Search code examples
jobsslurm

How to submit multiple independent tasks via SLURM?


I have a large amount of computation chunks which I would like to run in parallel on a SLURM cluster. Each chunk reads inputs from files and writes outputs to separate files - there is no communication between chunks and therefore chunks do not need to run at the same time. I would like to spread the chunks across nodes and CPUs. Each computation chunk requires only one CPU (it is single-threaded), so the limit of parallel chunk computation on one node is given by the amount of available RAM on each node.

Note: I use the term "computation chunk" to avoid confusion with the SLURM terms "job" and "task".

What is the best way to send the computation chunks to the cluster via SLURM?

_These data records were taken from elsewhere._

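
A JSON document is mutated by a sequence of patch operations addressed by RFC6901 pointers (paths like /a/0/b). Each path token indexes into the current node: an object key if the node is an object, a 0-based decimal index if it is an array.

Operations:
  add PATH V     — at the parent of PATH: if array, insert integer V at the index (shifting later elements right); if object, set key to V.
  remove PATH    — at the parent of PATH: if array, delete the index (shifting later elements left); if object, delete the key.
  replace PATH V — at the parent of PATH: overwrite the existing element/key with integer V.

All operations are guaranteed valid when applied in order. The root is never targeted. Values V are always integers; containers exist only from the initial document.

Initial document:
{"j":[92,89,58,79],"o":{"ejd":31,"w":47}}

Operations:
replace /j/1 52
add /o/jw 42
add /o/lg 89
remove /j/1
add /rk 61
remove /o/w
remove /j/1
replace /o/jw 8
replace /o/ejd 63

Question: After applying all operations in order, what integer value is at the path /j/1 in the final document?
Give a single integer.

Answer: 79

Derivation:
After op 1 (replace /j/1 52): {"j":[92,52,58,79],"o":{"ejd":31,"w":47}}
After op 2 (add /o/jw 42): {"j":[92,52,58,79],"o":{"ejd":31,"jw":42,"w":47}}
After op 3 (add /o/lg 89): {"j":[92,52,58,79],"o":{"ejd":31,"jw":42,"lg":89,"w":47}}
After op 4 (remove /j/1): {"j":[92,58,79],"o":{"ejd":31,"jw":42,"lg":89,"w":47}}
After op 5 (add /rk 61): {"j":[92,58,79],"o":{"ejd":31,"jw":42,"lg":89,"w":47},"rk":61}
After op 6 (remove /o/w): {"j":[92,58,79],"o":{"ejd":31,"jw":42,"lg":89},"rk":61}
After op 7 (remove /j/1): {"j":[92,79],"o":{"ejd":31,"jw":42,"lg":89},"rk":61}
After op 8 (replace /o/jw 8): {"j":[92,79],"o":{"ejd":31,"jw":8,"lg":89},"rk":61}
After op 9 (replace /o/ejd 63): {"j":[92,79],"o":{"ejd":63,"jw":8,"lg":89},"rk":61}
Value at /j/1: 79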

I assume that it is not a good idea to submit a job requesting multiple nodes, i.e. setting --nodes to a value larger than 1. This would require multiple nodes to be available at the same time, which could increase the waiting time in queue.

I could submit multiple jobs or use job arrays to submit multiple jobs at once. But how can I run multiple computation chunks on one node? Can multiple jobs run on the same node?

If I set --ntasks to the number of computation chunks I need to run and --ntasks-per-node to the number of cores on a node, would SLURM automatically spread the processes across nodes? If yes, would these nodes be requested synchronous, i.e. causing a longer queuing time?

As far as I understand, I can use --ntasks and srun to run a command multiple times (also without use of MPI) on one node. But how would each process know which chunk to compute? Is there something like the env variable SLURM_ARRAY_TASK_ID for tasks?

Is there any difference from using a shell loop in the script to using --ntasks?

This SO answer gives a very good overview of the implications of the option --ntasks and --ntasks-per-node, but it does not really answer my questions.


Solution

  • But how can I run multiple computation chunks on one node? Can multiple jobs run on the same node?

    Yes. Slurm will happily run several jobs on the same node. For a job to request a full node (regardless of how many CPU cores it actually uses), it must include

    #SBATCH --exclusive
    

    By default, jobs share nodes and RAM, but not CPU cores/threads.

    You can just submit a bunch of small jobs, each requesting a single core. I.e.

    #SBATCH --nodes=1
    #SBATCH --ntasks-per-node=1
    #SBATCH --ntasks-per-core=1
    #SBATCH --cpus-per-task=1
    

    (the above is probably more specific than it need be, but it will work).

    Is there any difference from using a shell loop in the script to using --ntasks?

    Not much, providing your loop launches subprocesses in the background (e.g. using &). Having Slurm do the work might be easier, though. You can then call sbatch in a loop instead, no & required.

    But how would each process know which chunk to compute?

    If you launch 100 jobs, can you not just give each task a specific chunk, indexed by an integer? Just include this integer in your job script, and increment it after each submission (sbatch). For many jobs, script this rather than do it manually.

    There's also array jobs, as you say, which might be more fitting for your situation. In the end though, there's nothing you cannot achieve by just launching a swarm of small, regular jobs.

    Just go for it. Slurm is pretty smart about sharing resources. The dumbest thing you can come up with will probably work. Good luck!